“Genuine listening means suspending memory, desire and judgment – and, for a moment at least, existing for the other person.”~Michael P. Nichols
The other day I was ‘listening‘ to my colleague. We were in the midst of a heated discussion, and it was her turn to share. I knew how to listen – I teach listening skills after all. I kept my mouth shut and allowed her to speak her piece…biding my time until I could jump in with my retort or, in my mind at least, my incredibly stronger argument.
Believe it or not, this is not actually listening. This is the game we all play when we say we’re listening to someone, but as Michael Nichols shares, it’s not genuine. So often we’ll engage with someone, and every moment they’re talking, we’re hearing all that they’re saying through our own filters of what we already ‘know’ as truth, or what we want. Again, this isn’t listening.

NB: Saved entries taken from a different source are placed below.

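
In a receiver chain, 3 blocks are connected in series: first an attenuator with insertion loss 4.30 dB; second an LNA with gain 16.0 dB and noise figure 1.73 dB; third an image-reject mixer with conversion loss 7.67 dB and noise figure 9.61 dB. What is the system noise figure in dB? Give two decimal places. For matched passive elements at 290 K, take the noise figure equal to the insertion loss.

Convert to linear (a loss of L dB is a gain of −L dB): F_i = 10^(NF_i/10), G_i = 10^(G_i,dB/10)
  Stage 1: F_1 = 10^(4.30/10) = 2.692, G_1 = 10^(−4.30/10) = 0.3715
  Stage 2: F_2 = 10^(1.73/10) = 1.489, G_2 = 10^(16.0/10) = 39.81
  Stage 3: F_3 = 10^(9.61/10) = 9.141, G_3 = 10^(−7.67/10) = 0.1710
Friis cascade:
  F = 2.692 + (1.489 − 1)/0.3715 + (9.141 − 1)/14.79 = 4.559
NF = 10 log₁₀(4.559) = 6.59 dB

6.59 dB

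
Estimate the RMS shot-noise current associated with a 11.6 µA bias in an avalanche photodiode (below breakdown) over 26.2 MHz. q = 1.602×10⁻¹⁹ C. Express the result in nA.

I_n = √(2qI·B)
2qI·B = 2 × 1.602×10⁻¹⁹ × 1.16×10⁻⁵ × 2.62×10⁷ = 9.74×10⁻¹⁷ A²
I_n = √(9.74×10⁻¹⁷) = 9.87×10⁻⁹ A = 9.87 nA

9.87 nA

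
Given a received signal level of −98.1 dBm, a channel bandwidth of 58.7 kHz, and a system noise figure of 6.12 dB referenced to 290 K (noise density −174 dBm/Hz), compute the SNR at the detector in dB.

22.1 dB

Noise floor: N = −174 + 10 log₁₀(B) + NF
10 log₁₀(5.87×10⁴) = 47.69 dB
N = −174 + 47.69 + 6.12 = −120.19 dBm
SNR = P_sig − N = −98.1 − (−120.19) = 22.09 dB → 22.1 dB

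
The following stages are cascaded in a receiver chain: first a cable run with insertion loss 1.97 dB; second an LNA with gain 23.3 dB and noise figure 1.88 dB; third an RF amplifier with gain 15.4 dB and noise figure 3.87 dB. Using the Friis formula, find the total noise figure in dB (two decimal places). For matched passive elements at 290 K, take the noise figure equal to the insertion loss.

Convert to linear (a loss of L dB is a gain of −L dB): F_i = 10^(NF_i/10), G_i = 10^(G_i,dB/10)
  Stage 1: F_1 = 10^(1.97/10) = 1.574, G_1 = 10^(−1.97/10) = 0.6353
  Stage 2: F_2 = 10^(1.88/10) = 1.542, G_2 = 10^(23.3/10) = 213.8
  Stage 3: F_3 = 10^(3.87/10) = 2.438, G_3 = 10^(15.4/10) = 34.67
Friis cascade:
  F = 1.574 + (1.542 − 1)/0.6353 + (2.438 − 1)/135.8 = 2.437
NF = 10 log₁₀(2.437) = 3.87 dB

3.87 dB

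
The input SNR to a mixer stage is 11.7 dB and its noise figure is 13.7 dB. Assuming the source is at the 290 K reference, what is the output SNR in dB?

By definition F = SNR_in/SNR_out, so in dB: SNR_out = SNR_in − NF
SNR_out = 11.7 − 13.7 = −2.0 dB

−2.0 dB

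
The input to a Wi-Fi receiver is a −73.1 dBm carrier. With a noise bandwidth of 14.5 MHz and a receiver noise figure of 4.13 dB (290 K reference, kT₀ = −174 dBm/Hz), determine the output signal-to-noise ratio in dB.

25.2 dB

Noise floor: N = −174 + 10 log₁₀(B) + NF
10 log₁₀(1.45×10⁷) = 71.61 dB
N = −174 + 71.61 + 4.13 = −98.26 dBm
SNR = P_sig − N = −73.1 − (−98.26) = 25.16 dB → 25.2 dB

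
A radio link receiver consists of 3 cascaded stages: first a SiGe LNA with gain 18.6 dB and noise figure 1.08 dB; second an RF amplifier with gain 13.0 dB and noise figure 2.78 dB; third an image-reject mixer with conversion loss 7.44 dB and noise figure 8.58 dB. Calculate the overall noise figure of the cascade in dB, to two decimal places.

Convert to linear (a loss of L dB is a gain of −L dB): F_i = 10^(NF_i/10), G_i = 10^(G_i,dB/10)
  Stage 1: F_1 = 10^(1.08/10) = 1.282, G_1 = 10^(18.6/10) = 72.44
  Stage 2: F_2 = 10^(2.78/10) = 1.897, G_2 = 10^(13.0/10) = 19.95
  Stage 3: F_3 = 10^(8.58/10) = 7.211, G_3 = 10^(−7.44/10) = 0.1803
Friis cascade:
  F = 1.282 + (1.897 − 1)/72.44 + (7.211 − 1)/1445 = 1.299
NF = 10 log₁₀(1.299) = 1.14 dB

1.14 dB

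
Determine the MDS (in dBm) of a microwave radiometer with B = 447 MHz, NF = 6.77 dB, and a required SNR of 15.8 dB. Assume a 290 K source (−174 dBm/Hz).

Sensitivity = −174 + 10 log₁₀(B) + NF + SNR_min
= −174 + 86.5 + 6.77 + 15.8
= −64.93 dBm → −64.9 dBm

−64.9 dBm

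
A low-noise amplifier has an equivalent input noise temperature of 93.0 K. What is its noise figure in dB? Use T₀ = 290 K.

F = 1 + T_e/T₀ = 1 + 93.0/290 = 1.32069
NF = 10 log₁₀(1.32069) = 1.21 dB

1.21 dB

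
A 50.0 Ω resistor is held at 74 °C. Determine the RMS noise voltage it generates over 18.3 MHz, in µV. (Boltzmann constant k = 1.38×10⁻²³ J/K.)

4.19 µV

T = 74 °C + 273.15 = 347.15 K
V_n = √(4kTRB)
4kTRB = 4 × 1.38×10⁻²³ × 347.15 × 5.00×10¹ × 1.83×10⁷ = 1.75×10⁻¹¹ V²
V_n = √(1.75×10⁻¹¹) = 4.19×10⁻⁶ V = 4.19 µV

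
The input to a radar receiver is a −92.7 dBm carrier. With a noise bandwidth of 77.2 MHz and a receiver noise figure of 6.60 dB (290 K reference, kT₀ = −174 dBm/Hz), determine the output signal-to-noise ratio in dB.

−4.2 dB

Noise floor: N = −174 + 10 log₁₀(B) + NF
10 log₁₀(7.72×10⁷) = 78.88 dB
N = −174 + 78.88 + 6.60 = −88.52 dBm
SNR = P_sig − N = −92.7 − (−88.52) = −4.18 dB → −4.2 dB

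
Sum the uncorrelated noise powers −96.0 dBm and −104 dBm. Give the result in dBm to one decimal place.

Convert to linear, add, convert back:
P₁ = 2.51×10⁻¹³ W, P₂ = 3.98×10⁻¹⁴ W
P_tot = 2.91×10⁻¹³ W → 10 log₁₀(P_tot / 10⁻³) = −95.4 dBm

−95.4 dBm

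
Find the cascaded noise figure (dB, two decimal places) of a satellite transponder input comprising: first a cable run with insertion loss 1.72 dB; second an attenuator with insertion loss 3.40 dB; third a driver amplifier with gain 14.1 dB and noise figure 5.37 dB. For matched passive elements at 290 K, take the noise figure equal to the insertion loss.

Convert to linear (a loss of L dB is a gain of −L dB): F_i = 10^(NF_i/10), G_i = 10^(G_i,dB/10)
  Stage 1: F_1 = 10^(1.72/10) = 1.486, G_1 = 10^(−1.72/10) = 0.6730
  Stage 2: F_2 = 10^(3.40/10) = 2.188, G_2 = 10^(−3.40/10) = 0.4571
  Stage 3: F_3 = 10^(5.37/10) = 3.443, G_3 = 10^(14.1/10) = 25.70
Friis cascade:
  F = 1.486 + (2.188 − 1)/0.6730 + (3.443 − 1)/0.3076 = 11.19
NF = 10 log₁₀(11.19) = 10.49 dB

10.49 dB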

It isn’t listening when my colleague is telling me what really matters to her, and I already know she’s misguided. It isn’t listening when my direct report is sharing their reaction to a decision I’ve made, and I’m remembering how they messed up last time, or what I want or need from them. It isn’t listening when my ill father (or six year old son) is sharing something that’s important to them, and I’m only wanting them to be finished, so that I can move on to what I really need to do.
Real listening is when I can stop all the voices in my mind – the voices that focus on what I need, want, know, and believe – and simply do my best to hear what’s being shared with me, as the person I’m with means me to hear it. It can be extremely difficult; as humans we’re wired to listen with one half of our mind and judge what’s being said with the other – but it’s also extremely rewarding when I can pull it off.
Where are you listening only halfway? How could you truly listen and exist for the person with whom you’re conversing?